IATA previously said Middle East airlines are likely to see profits fall to $300 million in 2017 from $900 million last year in part due to high capacity and limited demand growth. It did not elaborate.

The UAE is home to Emirates, the world’s largest long-haul airline, as well as rapidly expanding Etihad Airways and low cost carriers flydubai and Air Arabia. Its carriers have often been some of most profitable from the region.

Half-year profit fell 75 percent at Emirates and the airline’s President Tim Clark said last week that while yield declines had halted it was still a tough year. Air Arabia and flydubai reported lower full-year profit for 2016 and while Etihad has not yet reported its results it has said it is undertaking a review of its business.

Airlines in the Gulf for years benefited from high oil prices that spurred government spending and regional growth.

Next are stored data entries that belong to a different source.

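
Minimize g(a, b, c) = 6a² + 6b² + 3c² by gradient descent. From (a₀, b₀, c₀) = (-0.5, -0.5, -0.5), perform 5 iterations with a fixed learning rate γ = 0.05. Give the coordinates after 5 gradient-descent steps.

∇g = (12a, 12b, 6c)
Step 1: at (-0.5, -0.5, -0.5), ∇g = (-6, -6, -3) → (-0.5, -0.5, -0.5) − 0.05·(-6, -6, -3) = (-0.2, -0.2, -0.35)
Step 2: at (-0.2, -0.2, -0.35), ∇g = (-2.4, -2.4, -2.1) → (-0.2, -0.2, -0.35) − 0.05·(-2.4, -2.4, -2.1) = (-0.08, -0.08, -0.245)
Step 3: at (-0.08, -0.08, -0.245), ∇g = (-0.96, -0.96, -1.47) → (-0.08, -0.08, -0.245) − 0.05·(-0.96, -0.96, -1.47) = (-0.032, -0.032, -0.1715)
Step 4: at (-0.032, -0.032, -0.1715), ∇g = (-0.384, -0.384, -1.029) → (-0.032, -0.032, -0.1715) − 0.05·(-0.384, -0.384, -1.029) = (-0.0128, -0.0128, -0.12005)
Step 5: at (-0.0128, -0.0128, -0.12005), ∇g = (-0.1536, -0.1536, -0.7203) → (-0.0128, -0.0128, -0.12005) − 0.05·(-0.1536, -0.1536, -0.7203) = (-0.00512, -0.00512, -0.084035)

(-0.00512, -0.00512, -0.084035)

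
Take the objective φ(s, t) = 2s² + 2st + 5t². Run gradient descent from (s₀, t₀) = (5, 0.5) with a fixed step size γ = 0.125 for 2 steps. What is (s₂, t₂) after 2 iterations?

∇φ = (4s + 2t, 2s + 10t)
Step 1: at (5, 0.5), ∇φ = (21, 15) → (5, 0.5) − 0.125·(21, 15) = (2.375, -1.375)
Step 2: at (2.375, -1.375), ∇φ = (6.75, -9) → (2.375, -1.375) − 0.125·(6.75, -9) = (1.53125, -0.25)

(1.53125, -0.25)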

But demand has softened and travel budgets have tightened after more than two years of depressed oil prices, exposure to weaker markets and currency fluctuations.

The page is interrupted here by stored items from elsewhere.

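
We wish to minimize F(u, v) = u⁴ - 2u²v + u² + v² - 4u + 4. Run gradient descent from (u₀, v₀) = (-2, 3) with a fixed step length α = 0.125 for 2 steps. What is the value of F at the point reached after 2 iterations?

7.03515625

∇F = (4u³ - 4uv + 2u - 4, -2u² + 2v)
(u₁, v₁) = (-2, 3) − 0.125·(-16, -2) = (0, 3.25)
(u₂, v₂) = (0, 3.25) − 0.125·(-4, 6.5) = (0.5, 2.4375)
F(0.5, 2.4375) = 7.03515625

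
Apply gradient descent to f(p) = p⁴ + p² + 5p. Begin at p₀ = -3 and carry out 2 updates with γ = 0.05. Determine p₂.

f′(p) = 4p³ + 2p + 5
Step 1: f′(-3) = -109; p₁ = -3 − 0.05·(-109) = 2.45
Step 2: f′(2.45) = 68.7245; p₂ = 2.45 − 0.05·68.7245 = -0.986225

-0.986225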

Emirates and Etihad are both reviewing their workforce, while Emirates has agreed with Airbus to delay the delivery of 12 A380 jets over the next two years. Both airlines have hundreds of aircraft on order from Airbus and Boeing and neither has signaled further delays to deliveries.

But the growth of low-cost, long-haul airlines like Norwegian Air Shuttle is expected to continue to pressure established trans-Atlantic carriers with its expansion using longer-range single-aisle aircraft to fly between smaller, cheaper local airports.

“The way people travel, their decisions for travelling, the amount of money they’re prepared to pay, new entrants coming to market, long-range single aisles, it’s all changing,” Clark said on March 9.

Growth of low-cost, long haul is “starting to accelerate” in Europe and Asia and is likely to eventually develop in other markets such as the Middle East, de Juniac said.